En règle générale, il s'agit de formations hormonales - inactives. Mais généralement, la femme se plaint d'abord de troubles endocriniens, de modifications du cycle menstruel et s'adresse à un médecin généraliste, un gynécologue. Si elle a de la chance, elle s'adresse directement à un endocrinologue.

La «voie alternative» est une visite chez un neurologue. S'il y a des plaintes de maux de tête, une vision floue, alors, en règle générale, l'IRM est un type d'étude inévitable. La confirmation de l'activité hormonale de la tumeur est ensuite requise et le diagnostic final consiste en une biopsie du matériel chirurgical et une vérification histologique. Alors seulement, vous pourrez avoir confiance en vos prévisions.

Principes de traitement de l'adénome - la chirurgie est-elle toujours nécessaire?

Habituellement, tout le monde commence immédiatement à penser à l'opération, et la question principale est le prix de l'opération pour l'adénome hypophysaire. Bien sûr, l'opération est gratuite (en vertu de la loi), mais vous devez parfois attendre longtemps avant de payer pour le service, de sorte que de nombreuses personnes paient pour l'opération. En moyenne, une intervention classique (transnasale) peut coûter entre 60 000 et 100 000 roubles. L'utilisation de "cyberknife" et d'autres méthodes coûte beaucoup plus cher.

Si un somatotropinome ou un prolactinome a été diagnostiqué chez un patient, un traitement médicamenteux est alors possible: ces types de tumeurs vont bien aux médicaments qui stimulent la synthèse des récepteurs de la dopamine (Parlodel, Bromocriptine). En conséquence, la synthèse des adénomes hormonaux diminue et il reste à observer. Si elle continue de croître, alors la chirurgie est nécessaire.

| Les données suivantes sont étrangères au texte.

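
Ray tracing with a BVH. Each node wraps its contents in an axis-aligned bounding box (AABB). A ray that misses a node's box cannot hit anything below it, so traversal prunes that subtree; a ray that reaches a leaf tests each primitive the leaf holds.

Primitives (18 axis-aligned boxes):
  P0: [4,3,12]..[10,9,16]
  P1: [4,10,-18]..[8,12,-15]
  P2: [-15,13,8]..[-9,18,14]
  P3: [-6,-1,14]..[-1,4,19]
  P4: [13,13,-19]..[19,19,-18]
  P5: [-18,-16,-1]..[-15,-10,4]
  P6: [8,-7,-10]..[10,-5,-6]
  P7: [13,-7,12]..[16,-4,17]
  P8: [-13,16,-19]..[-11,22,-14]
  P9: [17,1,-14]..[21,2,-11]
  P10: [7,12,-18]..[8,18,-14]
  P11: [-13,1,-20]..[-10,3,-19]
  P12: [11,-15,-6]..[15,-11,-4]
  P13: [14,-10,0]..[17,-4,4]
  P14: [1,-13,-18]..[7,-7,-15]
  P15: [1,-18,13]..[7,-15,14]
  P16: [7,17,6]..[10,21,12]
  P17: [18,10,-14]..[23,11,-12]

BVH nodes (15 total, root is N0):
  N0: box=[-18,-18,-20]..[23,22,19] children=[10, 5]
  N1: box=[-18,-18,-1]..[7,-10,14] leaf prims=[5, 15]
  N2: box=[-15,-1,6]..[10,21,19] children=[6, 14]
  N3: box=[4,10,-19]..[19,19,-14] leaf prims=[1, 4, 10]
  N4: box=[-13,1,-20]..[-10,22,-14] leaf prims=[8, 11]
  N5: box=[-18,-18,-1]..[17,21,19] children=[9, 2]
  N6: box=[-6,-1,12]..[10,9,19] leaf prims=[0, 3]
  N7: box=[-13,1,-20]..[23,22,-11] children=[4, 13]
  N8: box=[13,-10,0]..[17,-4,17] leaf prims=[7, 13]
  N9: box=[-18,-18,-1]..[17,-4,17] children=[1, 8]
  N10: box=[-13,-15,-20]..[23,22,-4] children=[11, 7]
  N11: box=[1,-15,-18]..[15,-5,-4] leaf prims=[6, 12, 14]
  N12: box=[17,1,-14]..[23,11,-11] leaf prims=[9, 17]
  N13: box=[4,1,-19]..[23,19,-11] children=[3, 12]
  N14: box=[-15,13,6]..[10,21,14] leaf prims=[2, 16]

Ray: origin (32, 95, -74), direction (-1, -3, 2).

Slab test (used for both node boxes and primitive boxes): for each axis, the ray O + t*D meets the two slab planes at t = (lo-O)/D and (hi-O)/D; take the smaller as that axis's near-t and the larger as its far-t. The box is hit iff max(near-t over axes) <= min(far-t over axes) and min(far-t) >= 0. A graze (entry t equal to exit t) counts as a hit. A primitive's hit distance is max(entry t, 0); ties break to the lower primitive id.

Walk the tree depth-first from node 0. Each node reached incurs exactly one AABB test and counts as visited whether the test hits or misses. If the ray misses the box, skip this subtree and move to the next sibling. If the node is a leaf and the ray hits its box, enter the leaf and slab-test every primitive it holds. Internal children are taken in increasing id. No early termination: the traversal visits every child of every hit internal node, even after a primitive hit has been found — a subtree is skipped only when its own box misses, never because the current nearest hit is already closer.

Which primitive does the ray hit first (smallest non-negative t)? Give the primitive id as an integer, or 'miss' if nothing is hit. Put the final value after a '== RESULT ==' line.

Traverse from the root:
N0 x:[9,50] y:[73/3,113/3] z:[27,93/2] -> hit [27,113/3], descend [5, 10]
  N5 x:[15,50] y:[74/3,113/3] z:[73/2,93/2] -> hit [73/2,113/3], descend [2, 9]
    N2 x:[22,47] y:[74/3,32] z:[40,93/2] -> miss, prune
    N9 x:[15,50] y:[33,113/3] z:[73/2,91/2] -> hit [73/2,113/3], descend [1, 8]
      N1 x:[25,50] y:[35,113/3] z:[73/2,44] -> hit [73/2,113/3] leaf, test {P5(miss), P15(miss)}
      N8 x:[15,19] y:[33,35] z:[37,91/2] -> miss, prune
  N10 x:[9,45] y:[73/3,110/3] z:[27,35] -> hit [27,35], descend [7, 11]
    N7 x:[9,45] y:[73/3,94/3] z:[27,63/2] -> hit [27,94/3], descend [4, 13]
      N4 x:[42,45] y:[73/3,94/3] z:[27,30] -> miss, prune
      N13 x:[9,28] y:[76/3,94/3] z:[55/2,63/2] -> hit [55/2,28], descend [3, 12]
        N3 x:[13,28] y:[76/3,85/3] z:[55/2,30] -> hit [55/2,28] leaf, test {P1@t=28, P4(miss), P10(miss)}
        N12 x:[9,15] y:[28,94/3] z:[30,63/2] -> miss, prune
    N11 x:[17,31] y:[100/3,110/3] z:[28,35] -> miss, prune

Summary -> nodes [0, 5, 2, 9, 1, 8, 10, 7, 4, 13, 3, 12, 11]; box-tests=13; leaf-entries=2; first=P1

== RESULT ==
1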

Si nous parlons de chirurgie, il y a différentes façons. Les neurochirurgiens ont donc recours à une intervention transnasale (par le nez) et transcranienne (en effectuant une trépanation du crâne). Bien entendu, l'accès transnasal est moins traumatisant, mais la tumeur ne devrait pas dépasser 4 à 5 mm.

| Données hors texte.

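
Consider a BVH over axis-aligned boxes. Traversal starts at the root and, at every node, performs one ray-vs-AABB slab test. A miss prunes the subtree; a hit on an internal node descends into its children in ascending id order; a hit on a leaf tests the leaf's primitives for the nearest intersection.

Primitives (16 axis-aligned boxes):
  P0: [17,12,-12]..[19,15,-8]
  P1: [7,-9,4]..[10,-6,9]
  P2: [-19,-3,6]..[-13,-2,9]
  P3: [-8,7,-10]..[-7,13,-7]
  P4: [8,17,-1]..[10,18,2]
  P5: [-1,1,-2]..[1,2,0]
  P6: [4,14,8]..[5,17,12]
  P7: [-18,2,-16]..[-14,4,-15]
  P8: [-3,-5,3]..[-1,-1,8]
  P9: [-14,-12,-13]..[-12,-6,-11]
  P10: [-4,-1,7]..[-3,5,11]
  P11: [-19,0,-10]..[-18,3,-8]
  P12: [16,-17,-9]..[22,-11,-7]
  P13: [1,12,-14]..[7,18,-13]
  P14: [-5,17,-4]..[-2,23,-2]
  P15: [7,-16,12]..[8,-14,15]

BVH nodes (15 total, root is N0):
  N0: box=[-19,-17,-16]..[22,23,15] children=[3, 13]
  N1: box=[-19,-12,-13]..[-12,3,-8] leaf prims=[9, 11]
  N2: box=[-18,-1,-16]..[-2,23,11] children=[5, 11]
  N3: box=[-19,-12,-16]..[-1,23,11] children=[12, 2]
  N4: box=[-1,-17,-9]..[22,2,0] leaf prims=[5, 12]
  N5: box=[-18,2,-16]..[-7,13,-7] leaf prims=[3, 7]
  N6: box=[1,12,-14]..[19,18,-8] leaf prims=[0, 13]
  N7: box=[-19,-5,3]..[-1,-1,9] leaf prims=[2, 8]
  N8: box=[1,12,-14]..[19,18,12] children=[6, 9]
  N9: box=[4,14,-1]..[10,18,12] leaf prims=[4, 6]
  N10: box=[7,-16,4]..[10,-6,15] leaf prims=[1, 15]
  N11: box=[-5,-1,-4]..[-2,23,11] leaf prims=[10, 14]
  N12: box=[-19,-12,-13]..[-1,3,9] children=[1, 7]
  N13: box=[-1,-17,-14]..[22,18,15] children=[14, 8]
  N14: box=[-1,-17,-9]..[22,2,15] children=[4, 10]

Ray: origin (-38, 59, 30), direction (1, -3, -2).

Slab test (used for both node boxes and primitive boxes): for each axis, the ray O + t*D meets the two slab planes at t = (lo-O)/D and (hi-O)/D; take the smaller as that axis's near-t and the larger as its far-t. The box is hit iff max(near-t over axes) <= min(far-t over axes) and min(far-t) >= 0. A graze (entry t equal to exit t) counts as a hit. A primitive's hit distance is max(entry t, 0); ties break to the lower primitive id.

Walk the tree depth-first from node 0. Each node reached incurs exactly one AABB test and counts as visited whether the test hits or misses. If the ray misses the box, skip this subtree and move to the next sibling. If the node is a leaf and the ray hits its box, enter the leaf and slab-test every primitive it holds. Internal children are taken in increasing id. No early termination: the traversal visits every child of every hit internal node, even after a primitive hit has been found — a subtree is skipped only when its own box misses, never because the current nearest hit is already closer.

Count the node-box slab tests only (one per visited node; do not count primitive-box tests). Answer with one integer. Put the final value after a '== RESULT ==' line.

Walk:
N0 x:[19,60] y:[12,76/3] z:[15/2,23] -> hit [19,23], descend [3, 13]
  N3 x:[19,37] y:[12,71/3] z:[19/2,23] -> hit [19,23], descend [2, 12]
    N2 x:[20,36] y:[12,20] z:[19/2,23] -> hit [20,20], descend [5, 11]
      N5 x:[20,31] y:[46/3,19] z:[37/2,23] -> miss, prune
      N11 x:[33,36] y:[12,20] z:[19/2,17] -> miss, prune
    N12 x:[19,37] y:[56/3,71/3] z:[21/2,43/2] -> hit [19,43/2], descend [1, 7]
      N1 x:[19,26] y:[56/3,71/3] z:[19,43/2] -> hit [19,43/2] leaf, test {P9(miss), P11@t=19}
      N7 x:[19,37] y:[20,64/3] z:[21/2,27/2] -> miss, prune
  N13 x:[37,60] y:[41/3,76/3] z:[15/2,22] -> miss, prune

Visited [0, 3, 2, 5, 11, 12, 1, 7, 13]. Tests: 9 box, 1 leaf. Nearest: P11.

== RESULT ==
9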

Actuellement, la radiochirurgie non invasive («cyber-couteau») est devenue très populaire. La précision est de 0, 5 mm. Le rayonnement directionnel détruit avec précision les cellules tumorales et n'endommage pas les tissus sains.

Les fonctions visuelles (en présence de troubles) sont rétablies chez 2/3 des patients. Le pire pronostic pour le somatotropinome et le prolactinome. La «norme» hormonale n'est rétablie que chez 25% des patients. Cela signifie qu'après l'opération, vous devez continuer à être observé plus souvent par l'endocrinologue et à corriger les violations.

Parfois, il y a des complications après la chirurgie. Les conséquences les plus courantes sont:

  • Dommages au chiasma optique, au nerf ou aux voies et à la déficience visuelle. Cela arrive si la tumeur est étroitement soudée au nerf;
  • Saignement de la zone d'opération. Cela peut être la cause du décès - selon les statistiques, le taux de mortalité est de 5%. Mais il s'agit de la mortalité totale, y compris dans les cas avancés et dans le diagnostic tardif de la maladie;
  • Infection et développement de méningites et d'encéphalites postopératoires.

A Propos De Nous

Y a-t-il une raison de dire que la testostérone est l'une des principales hormones chez l'homme? Selon les dernières recherches scientifiques, la moitié des hommes de la planète souffrent d'une pénurie catastrophique de testostérone, sans même se rendre compte que ce processus corporel peut être régulé de l'extérieur.